Reticulospinal Tract

In primates, the corticospinal tract is the dominant pathway for control of movement, and has been much investigated. By contrast, pathways originating in the brainstem are often considered less important, and assumed to have a role primarily in posture or gross movements such as locomotion.

Recently, we have accumulated evidence that in primates the medial brainstem pathways (including vestibulospinal and reticulospinal tracts) may be involved in control of the distal muscles of the forelimb which are used in hand movements.

Why does this matter? Lesions such as stroke or spinal cord injury often affect the corticospinal tract. Patients initially are paralyzed on the side of the lesion, but then they recover function. We hypothesise that part of this recovery stems from strengthening the reticulospinal connections which already exist, and which provide a parallel pathway for hand control.

We are currently investigating the contribution of the reticulospinal tract to functional recovery by making experimental lesions of the corticospinal tract on one side (see figure). Although initially paralysed, animals rapidly recover function on the side contralateral to the lesion. After 6-8 months, we then assess the strength of reticulospinal connections. Our preliminary data shows that reticulospinal connections do appear to strengthen. However, this occurs only for motoneurons projecting to forearm flexor and intrinsic hand muscles. This suggests that the reticulospinal tract may underlie much of the functional recovery that is seen. The selective strengthening of connections to flexors, and failure to enhance activation of extensors, may underlie the extensor weakness and flexor spasticity which often form the main characteristics of disability in a stroke survivor in the chronically recovered phase.
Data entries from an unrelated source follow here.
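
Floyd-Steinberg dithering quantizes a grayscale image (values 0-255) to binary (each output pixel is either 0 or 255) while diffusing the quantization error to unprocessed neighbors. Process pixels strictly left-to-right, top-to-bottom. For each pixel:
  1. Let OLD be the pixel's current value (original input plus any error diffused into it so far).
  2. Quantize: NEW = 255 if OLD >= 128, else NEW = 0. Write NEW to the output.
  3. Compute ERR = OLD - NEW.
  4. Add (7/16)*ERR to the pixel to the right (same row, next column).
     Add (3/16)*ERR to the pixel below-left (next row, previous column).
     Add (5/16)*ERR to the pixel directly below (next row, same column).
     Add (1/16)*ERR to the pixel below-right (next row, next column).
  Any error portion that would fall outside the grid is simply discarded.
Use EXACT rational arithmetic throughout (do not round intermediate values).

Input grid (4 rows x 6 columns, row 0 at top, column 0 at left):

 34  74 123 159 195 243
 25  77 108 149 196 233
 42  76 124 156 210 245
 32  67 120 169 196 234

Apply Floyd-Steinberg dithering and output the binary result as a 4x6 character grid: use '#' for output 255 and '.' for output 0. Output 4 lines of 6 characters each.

Answer: ..#.##
..####
.#..##
..##.#

Derivation:
(0,0): OLD=34 → NEW=0, ERR=34
(0,1): OLD=711/8 → NEW=0, ERR=711/8
(0,2): OLD=20721/128 → NEW=255, ERR=-11919/128
(0,3): OLD=242199/2048 → NEW=0, ERR=242199/2048
(0,4): OLD=8085153/32768 → NEW=255, ERR=-270687/32768
(0,5): OLD=125507175/524288 → NEW=255, ERR=-8186265/524288
(1,0): OLD=6693/128 → NEW=0, ERR=6693/128
(1,1): OLD=115011/1024 → NEW=0, ERR=115011/1024
(1,2): OLD=5104191/32768 → NEW=255, ERR=-3251649/32768
(1,3): OLD=17717491/131072 → NEW=255, ERR=-15705869/131072
(1,4): OLD=1220192025/8388608 → NEW=255, ERR=-918903015/8388608
(1,5): OLD=24116212447/134217728 → NEW=255, ERR=-10109308193/134217728
(2,0): OLD=1300881/16384 → NEW=0, ERR=1300881/16384
(2,1): OLD=68418443/524288 → NEW=255, ERR=-65274997/524288
(2,2): OLD=193545697/8388608 → NEW=0, ERR=193545697/8388608
(2,3): OLD=6838888089/67108864 → NEW=0, ERR=6838888089/67108864
(2,4): OLD=426793023691/2147483648 → NEW=255, ERR=-120815306549/2147483648
(2,5): OLD=6528444927037/34359738368 → NEW=255, ERR=-2233288356803/34359738368
(3,0): OLD=280751425/8388608 → NEW=0, ERR=280751425/8388608
(3,1): OLD=3491268077/67108864 → NEW=0, ERR=3491268077/67108864
(3,2): OLD=86595593975/536870912 → NEW=255, ERR=-50306488585/536870912
(3,3): OLD=5179537976837/34359738368 → NEW=255, ERR=-3582195307003/34359738368
(3,4): OLD=34906596740133/274877906944 → NEW=0, ERR=34906596740133/274877906944
(3,5): OLD=1168693167268875/4398046511104 → NEW=255, ERR=47191306937355/4398046511104
Row 0: ..#.##
Row 1: ..####
Row 2: .#..##
Row 3: ..##.#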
Technique for unilateral pyramidal tract (PT) lesion in primates. Stimulating electrodes were inserted into the left and right PT, and antidromic field potentials recorded from epidural electrodes over left and right primary motor cortex (M1). A lesion probe was implanted in the left PT rostral to the stimulating electrode. The lesion probe temperature was raised to 60-70 C for 20s, using a radiofrequency generator. Between 1 and 4 such lesions were made. The traces show the antidromic potentials elicited from the stimulating electrodes before and after the lesions. The field on the right side was only slightly reduced, whereas that on the left was completely abolished.